The wrist evidence comes from a clinical study by Matta et al. examining patients with residual cartilage defects following open reduction and internal fixation of intra-articular distal radius fractures. Published data report significant improvements in NRS pain scores and DASH disability questionnaire results, and post-treatment MRI showed reduction in bone marrow oedema, diminished periarticular effusion, and visible widening of the joint space. These are meaningful signals, though the study represents a single-centre dataset rather than a multicentre trial.

For thumb carpometacarpal arthritis, published series report improvements in both patient-reported pain and disability scores alongside objective functional gains: measurable increases in grip strength and pincer strength on Jamar and pinch testing. Functional improvements of this kind — beyond simple pain reduction — are clinically meaningful in a joint as mechanically demanding as the thumb CMC.

This is early-stage evidence. The cohorts are small, there are no randomised controlled trials, and replication in larger patient groups is needed before firm conclusions can be drawn.

Shoulder, elbow, and TMJ: where evidence is thin

Shoulder, elbow, and temporomandibular joint (TMJ) all appear in manufacturer product documentation and specialist clinical guidance as sites where ChondroFiller has been applied. No peer-reviewed outcome studies for any of these three joints were identified in the published literature.

That absence does not mean the treatment is incompatible with these locations. The underlying biological rationale is not inherently joint-specific, and image-guided placement can access each of these anatomical targets in principle. What is currently absent is clinical confirmation: no prospective cohort, no randomised controlled trial, and no published case series that would allow outcomes for shoulder, elbow, or TMJ to be assessed independently.
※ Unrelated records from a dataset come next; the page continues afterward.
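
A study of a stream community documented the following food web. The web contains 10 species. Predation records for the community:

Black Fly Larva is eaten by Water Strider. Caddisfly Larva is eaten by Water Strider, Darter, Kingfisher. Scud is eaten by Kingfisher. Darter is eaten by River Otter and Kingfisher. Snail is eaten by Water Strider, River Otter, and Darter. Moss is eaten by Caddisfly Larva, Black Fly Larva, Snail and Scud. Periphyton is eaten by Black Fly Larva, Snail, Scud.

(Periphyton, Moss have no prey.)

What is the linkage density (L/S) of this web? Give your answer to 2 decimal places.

L/S = 1.70

There are L = 17 links among S = 10 species.
L/S = 17/10 = 1.7000 ≈ 1.70.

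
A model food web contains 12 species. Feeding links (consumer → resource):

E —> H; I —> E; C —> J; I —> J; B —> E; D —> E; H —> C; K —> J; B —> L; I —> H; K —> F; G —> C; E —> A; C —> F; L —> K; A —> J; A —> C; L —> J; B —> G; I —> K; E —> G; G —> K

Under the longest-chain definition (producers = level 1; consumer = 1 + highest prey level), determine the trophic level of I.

Trophic level 5

F is a producer → level 1.
C eats F (level 1); other prey at levels: J 1 → level 2.
H eats C → level 3.
E eats H (level 3); other prey at levels: G 3, A 3 → level 4.
I eats E (level 4); other prey at levels: J 1, K 2, H 3 → level 5.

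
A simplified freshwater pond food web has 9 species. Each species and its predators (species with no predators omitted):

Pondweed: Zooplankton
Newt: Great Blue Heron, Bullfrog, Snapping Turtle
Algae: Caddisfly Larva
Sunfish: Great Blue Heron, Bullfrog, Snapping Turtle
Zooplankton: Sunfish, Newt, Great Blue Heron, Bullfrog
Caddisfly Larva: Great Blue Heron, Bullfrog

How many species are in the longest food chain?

4 species

One longest chain: Pondweed → Zooplankton → Sunfish → Great Blue Heron.
It has 4 species and 3 links.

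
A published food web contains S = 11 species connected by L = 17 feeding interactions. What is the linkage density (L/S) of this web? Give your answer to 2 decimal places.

There are L = 17 links among S = 11 species.
L/S = 17/11 = 1.5455 ≈ 1.55.

L/S = 1.55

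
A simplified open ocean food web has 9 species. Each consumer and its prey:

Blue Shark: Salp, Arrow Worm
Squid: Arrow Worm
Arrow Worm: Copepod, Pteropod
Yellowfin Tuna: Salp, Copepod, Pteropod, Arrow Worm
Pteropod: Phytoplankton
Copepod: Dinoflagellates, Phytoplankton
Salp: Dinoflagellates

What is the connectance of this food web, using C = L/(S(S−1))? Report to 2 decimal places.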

One further point for patients who encounter outcome figures in online searches: the 70–85% symptom-relief figure sometimes cited in connection with ChondroFiller appears to pool results across multiple joint types and study populations without stratifying by site. Applying that range to shoulder, elbow, or TMJ applications would be misleading — no specific dataset for those joints currently underpins it.
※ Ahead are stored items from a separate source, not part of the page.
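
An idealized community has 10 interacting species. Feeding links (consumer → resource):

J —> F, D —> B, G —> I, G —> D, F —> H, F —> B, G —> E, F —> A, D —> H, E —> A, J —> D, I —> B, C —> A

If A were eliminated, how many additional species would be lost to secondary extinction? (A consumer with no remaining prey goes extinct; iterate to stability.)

Remove A.
Round 1: C (all prey gone), E (all prey gone) → extinct.
No further losses. Total secondary extinctions: 2.

2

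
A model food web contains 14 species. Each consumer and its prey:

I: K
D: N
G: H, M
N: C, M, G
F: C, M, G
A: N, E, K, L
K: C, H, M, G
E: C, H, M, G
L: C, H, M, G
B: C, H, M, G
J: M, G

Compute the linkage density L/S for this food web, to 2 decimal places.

L/S = 2.29

There are L = 32 links among S = 14 species.
L/S = 32/14 = 2.2857 ≈ 2.29.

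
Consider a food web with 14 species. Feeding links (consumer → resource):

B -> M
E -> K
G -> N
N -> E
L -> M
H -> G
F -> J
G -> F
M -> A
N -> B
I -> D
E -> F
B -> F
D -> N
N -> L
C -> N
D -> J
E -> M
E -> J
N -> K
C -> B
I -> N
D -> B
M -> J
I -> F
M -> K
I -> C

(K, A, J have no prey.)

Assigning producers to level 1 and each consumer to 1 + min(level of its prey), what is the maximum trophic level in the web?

4

Producers (level 1): K, A, J.
Following each consumer down to its lowest-level prey: K → N → G → H (levels 1 through 4).
All prey of H (G 3) are at level 3 or above, so H is at level 1 + 3 = 4.
Every consumer has at least one prey at level 3 or below, so none exceeds level 4.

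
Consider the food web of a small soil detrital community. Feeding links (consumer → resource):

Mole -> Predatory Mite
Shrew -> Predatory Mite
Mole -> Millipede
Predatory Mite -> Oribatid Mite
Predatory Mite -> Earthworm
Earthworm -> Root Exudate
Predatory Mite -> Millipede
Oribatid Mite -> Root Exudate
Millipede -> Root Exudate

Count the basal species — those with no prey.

Basal species (no prey listed): Root Exudate.
Count: 1.

1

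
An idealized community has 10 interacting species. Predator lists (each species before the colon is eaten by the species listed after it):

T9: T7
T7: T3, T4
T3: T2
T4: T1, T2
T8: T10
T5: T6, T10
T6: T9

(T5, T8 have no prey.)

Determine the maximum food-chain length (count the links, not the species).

5 links

One longest chain: T5 → T6 → T9 → T7 → T4 → T1.
It has 6 species and 5 links.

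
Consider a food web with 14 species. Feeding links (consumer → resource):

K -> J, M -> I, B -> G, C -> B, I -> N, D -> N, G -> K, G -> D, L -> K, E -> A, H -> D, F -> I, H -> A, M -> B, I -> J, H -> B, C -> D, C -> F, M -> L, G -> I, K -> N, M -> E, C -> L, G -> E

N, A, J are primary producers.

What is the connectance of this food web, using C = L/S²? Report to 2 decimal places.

C = 0.12

The web has S = 14 species and L = 24 feeding links.
C = L / S² = 24 / 196 = 0.1224 ≈ 0.12.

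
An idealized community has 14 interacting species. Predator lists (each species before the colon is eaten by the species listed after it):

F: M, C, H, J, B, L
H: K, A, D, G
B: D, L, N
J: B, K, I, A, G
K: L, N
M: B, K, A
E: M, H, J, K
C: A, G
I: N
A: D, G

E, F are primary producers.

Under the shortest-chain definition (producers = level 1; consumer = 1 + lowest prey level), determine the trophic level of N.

F is a producer → level 1.
B eats F → level 2.
N eats B → level 3.
No prey of N is below level 2, so 3 is the minimum.

Trophic level 3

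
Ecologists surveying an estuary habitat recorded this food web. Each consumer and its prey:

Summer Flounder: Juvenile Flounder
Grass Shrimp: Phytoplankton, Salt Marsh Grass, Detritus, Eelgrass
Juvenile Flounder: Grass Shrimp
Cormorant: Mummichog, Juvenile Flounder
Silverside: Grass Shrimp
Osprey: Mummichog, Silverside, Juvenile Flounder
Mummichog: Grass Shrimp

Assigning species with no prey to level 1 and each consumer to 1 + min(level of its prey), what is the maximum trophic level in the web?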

Anyone exploring ChondroFiller for these applications should seek a specialist assessment and ask directly what clinical evidence the treating clinician is drawing on for that particular joint.
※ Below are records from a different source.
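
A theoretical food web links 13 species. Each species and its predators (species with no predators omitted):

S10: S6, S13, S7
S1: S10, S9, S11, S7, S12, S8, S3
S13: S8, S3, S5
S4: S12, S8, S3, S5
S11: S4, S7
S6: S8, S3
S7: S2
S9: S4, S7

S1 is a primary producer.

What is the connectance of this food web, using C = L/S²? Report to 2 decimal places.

C = 0.14

The web has S = 13 species and L = 24 feeding links.
C = L / S² = 24 / 169 = 0.1420 ≈ 0.14.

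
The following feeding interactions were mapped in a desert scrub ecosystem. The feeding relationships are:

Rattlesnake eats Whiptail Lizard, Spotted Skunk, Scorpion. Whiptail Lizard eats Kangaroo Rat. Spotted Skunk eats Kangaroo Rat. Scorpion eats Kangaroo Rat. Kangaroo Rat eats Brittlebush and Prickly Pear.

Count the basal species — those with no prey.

2

Basal species (no prey listed): Brittlebush, Prickly Pear.
Count: 2.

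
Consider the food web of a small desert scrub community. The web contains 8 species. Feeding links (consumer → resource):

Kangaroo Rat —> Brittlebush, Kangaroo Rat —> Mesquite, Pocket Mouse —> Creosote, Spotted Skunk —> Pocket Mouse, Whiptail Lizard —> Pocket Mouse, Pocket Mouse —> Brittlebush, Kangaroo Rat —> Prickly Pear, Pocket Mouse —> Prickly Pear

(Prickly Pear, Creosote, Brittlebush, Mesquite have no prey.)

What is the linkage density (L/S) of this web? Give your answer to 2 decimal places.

L/S = 1.00

There are L = 8 links among S = 8 species.
L/S = 8/8 = 1.0000 ≈ 1.00.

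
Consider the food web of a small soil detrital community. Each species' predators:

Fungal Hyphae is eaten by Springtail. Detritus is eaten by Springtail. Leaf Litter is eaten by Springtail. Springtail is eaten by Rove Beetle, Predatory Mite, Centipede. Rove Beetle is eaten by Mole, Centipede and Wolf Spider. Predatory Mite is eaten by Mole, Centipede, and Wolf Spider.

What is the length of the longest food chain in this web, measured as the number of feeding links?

3 links

One longest chain: Detritus → Springtail → Predatory Mite → Wolf Spider.
It has 4 species and 3 links.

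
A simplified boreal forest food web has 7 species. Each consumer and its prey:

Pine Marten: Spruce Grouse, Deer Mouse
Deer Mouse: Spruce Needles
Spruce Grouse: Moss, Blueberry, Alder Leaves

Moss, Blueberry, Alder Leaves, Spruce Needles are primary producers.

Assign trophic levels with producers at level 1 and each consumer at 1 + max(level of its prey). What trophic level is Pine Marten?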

Who is a good candidate regardless of which joint is affected?

The candidate profile that emerges from published data — across knee, hip, wrist, and small-joint cohorts — is notably consistent. Evidence suggests suitable candidates tend to be younger, active adults with focal, contained cartilage damage on a background of otherwise stable joint architecture, without widespread degeneration.

Several factors appear to work against good outcomes regardless of which joint is involved. Widespread degeneration — the equivalent of Tönnis Grade 2–3 osteoarthritis seen in hip cohort data — is a documented predictor of poor results, and the underlying mechanism is not joint-specific: a scaffold relying on endogenous cell recruitment performs poorly in a globally inflamed, degenerate environment rather than a contained focal defect. Uncorrected mechanical malalignment and compromised subchondral bone present the same problem. ChondroFiller fills a defect; it cannot compensate for biomechanical overload or poor bone quality. Patients who have already reached bone-on-bone changes are more likely to need a joint replacement assessment rather than a scaffold approach.

For those who fall outside this profile, that finding is itself useful clinical information — knowing which pathway fits is the purpose of a structured assessment.

Patients exploring this treatment for any joint are best placed to attend a specialist appointment with cross-sectional imaging already to hand — typically MRI — that confirms defect size and containment, establishes OA grade, and gives a clear view of subchondral bone quality. Those three pieces of information are what allow a clinician to advise meaningfully on whether a scaffold injection is appropriate or whether a different pathway is more likely to help.